Ever since Bobby Manning became pastor at the First Baptist Church of District Heights, he has wanted to be an integral spiritual part of his working-class Prince George’s County community. But he knew that if he wanted to achieve his goal, he would have to get out from within the four walls of his church and touch people where they lived, worked and played.

So, for the past four years, Manning has taken his church’s ministry to senior citizen recreation centers, homeless shelters and local festivals, sharing the gospel with local residents through individual and group conversations.

But on a recent Saturday, Manning, 32, may have organized his most down-to-earth street ministry yet: He and a platoon of volunteers from his church walked into First Laundromat on Marlboro Pike and passed around free detergent and cash so that customers could wash their clothes and hear the words of the gospel.

For five hours, more than 200 people participated in “The Laundromat Takeover,” an effort by the church to let its neighbors know they could get spiritual nourishment even in the most mundane of places.

Manning’s ministering in unexpected places appears to be having an impact. When he took over the church in 2010, its membership stood at fewer than 50. Now, Sunday morning attendance at the 62-year-old church is more than 350.

Senior Pastor Bobby Manning ( First Baptist Church of District Heights )

Manning said his efforts have pumped vitality into what was once a modest ministry in an old-fashioned way: one soul at a time. He talked with The Washington Post’s Hamil Harris about his ministry, which he began after being the young adult minister at First Baptist Church of Glenarden, a megachurch.

Q. You recently went to a laundromat to perform your brand of community ministry. At a time when we have megachurches, praise ministries and massive high-tech ministries, why do you think this strategy is important?

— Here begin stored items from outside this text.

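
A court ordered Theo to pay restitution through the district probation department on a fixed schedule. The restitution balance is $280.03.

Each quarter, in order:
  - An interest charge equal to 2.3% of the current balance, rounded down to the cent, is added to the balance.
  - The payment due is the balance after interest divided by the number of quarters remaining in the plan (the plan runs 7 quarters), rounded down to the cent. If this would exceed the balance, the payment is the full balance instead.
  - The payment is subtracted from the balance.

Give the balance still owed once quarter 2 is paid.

Quarter 1: opening $280.03; interest $6.44 → $286.47; payment $40.92; balance $245.55
Quarter 2: opening $245.55; interest $5.64 → $251.19; payment $41.86; balance $209.33

$209.33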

A. We wanted to make a tangible and relevant impact in the community around us. Jesus just didn’t meet spiritual needs. He met physical needs as well. We feel like this is a Jesus model of touching the community. Our mission statement is connecting with communities to cultivate strong Christians.

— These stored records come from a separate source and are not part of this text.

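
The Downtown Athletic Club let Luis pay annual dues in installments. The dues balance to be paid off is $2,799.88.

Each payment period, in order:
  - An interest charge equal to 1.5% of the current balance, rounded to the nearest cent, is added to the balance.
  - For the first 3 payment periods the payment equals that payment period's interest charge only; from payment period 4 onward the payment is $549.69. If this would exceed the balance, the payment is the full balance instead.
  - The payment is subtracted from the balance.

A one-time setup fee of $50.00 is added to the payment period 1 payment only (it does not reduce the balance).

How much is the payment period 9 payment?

Payment period 1: opening $2,799.88; interest $42.00 → $2,841.88; payment $42.00 (+ $50.00 fee); balance $2,799.88
Payment period 2: opening $2,799.88; interest $42.00 → $2,841.88; payment $42.00; balance $2,799.88
Payment period 3: opening $2,799.88; interest $42.00 → $2,841.88; payment $42.00; balance $2,799.88
Payment period 4: opening $2,799.88; interest $42.00 → $2,841.88; payment $549.69; balance $2,292.19
Payment period 5: opening $2,292.19; interest $34.38 → $2,326.57; payment $549.69; balance $1,776.88
Payment period 6: opening $1,776.88; interest $26.65 → $1,803.53; payment $549.69; balance $1,253.84
Payment period 7: opening $1,253.84; interest $18.81 → $1,272.65; payment $549.69; balance $722.96
Payment period 8: opening $722.96; interest $10.84 → $733.80; payment $549.69; balance $184.11
Payment period 9: opening $184.11; interest $2.76 → $186.87; payment $186.87; balance $0.00

$186.87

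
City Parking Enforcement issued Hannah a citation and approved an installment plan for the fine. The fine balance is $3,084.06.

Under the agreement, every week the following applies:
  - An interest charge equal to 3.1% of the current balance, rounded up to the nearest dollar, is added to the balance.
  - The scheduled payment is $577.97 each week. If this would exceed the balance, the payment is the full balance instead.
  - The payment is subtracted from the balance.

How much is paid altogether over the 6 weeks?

Week 1: opening $3,084.06; interest $96.00 → $3,180.06; payment $577.97; balance $2,602.09
Week 2: opening $2,602.09; interest $81.00 → $2,683.09; payment $577.97; balance $2,105.12
Week 3: opening $2,105.12; interest $66.00 → $2,171.12; payment $577.97; balance $1,593.15
Week 4: opening $1,593.15; interest $50.00 → $1,643.15; payment $577.97; balance $1,065.18
Week 5: opening $1,065.18; interest $34.00 → $1,099.18; payment $577.97; balance $521.21
Week 6: opening $521.21; interest $17.00 → $538.21; payment $538.21; balance $0.00
Total paid: $3,428.06

$3,428.06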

The District Heights community has had its issues from poverty to crime and blight. Talk about what you see there and how you try to tackle this problem.

In that area of the community, you are right. There is poverty. There are folks with low income, struggling with how they are going to feed their families with very little residual income. Our church has been known as a community resource for the area. We have done that by several means: grocery giveaways; we do homeless feeding; we give away book bags and school supplies to the elementary schools nearby. We are looking for different and creative ways to meet tangible needs to the people outside our walls.

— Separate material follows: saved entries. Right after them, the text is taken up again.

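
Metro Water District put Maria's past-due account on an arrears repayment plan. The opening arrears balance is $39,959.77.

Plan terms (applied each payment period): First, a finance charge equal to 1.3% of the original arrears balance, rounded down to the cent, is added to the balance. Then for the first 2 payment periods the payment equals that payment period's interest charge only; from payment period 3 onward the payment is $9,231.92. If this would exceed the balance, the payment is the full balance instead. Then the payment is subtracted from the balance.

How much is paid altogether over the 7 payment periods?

# | Opening | Interest | Payment | End bal
1 | $39,959.77 | $519.47 | $519.47 | $39,959.77
2 | $39,959.77 | $519.47 | $519.47 | $39,959.77
3 | $39,959.77 | $519.47 | $9,231.92 | $31,247.32
4 | $31,247.32 | $519.47 | $9,231.92 | $22,534.87
5 | $22,534.87 | $519.47 | $9,231.92 | $13,822.42
6 | $13,822.42 | $519.47 | $9,231.92 | $5,109.97
7 | $5,109.97 | $519.47 | $5,629.44 | $0.00
Total paid: $43,596.06

$43,596.06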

Do you think it is a trend for ministers like yourself to leave larger churches to start new ministries?

I honestly don’t know. There are several different churches for several different people. There are some people who love the megachurch atmosphere and the megachurch feel, and then there are those who prefer a smaller, more closer-knit church community. I believe that every person needs a community of faith where they can connect. Some will connect with [megachurch] First Baptist of Glenarden, and some will connect at a smaller church, like mine.

What’s ahead for the church now? What can we expect from First Baptist Church of District Heights as we move into the Thanksgiving and Christmas season?

You can expect us to continue to do what we do — connecting with our community and meeting tangible needs. We will have certain events around Halloween, Thanksgiving, Christmas, just looking for ways to be a blessing to the people in our community who may need a helping hand up.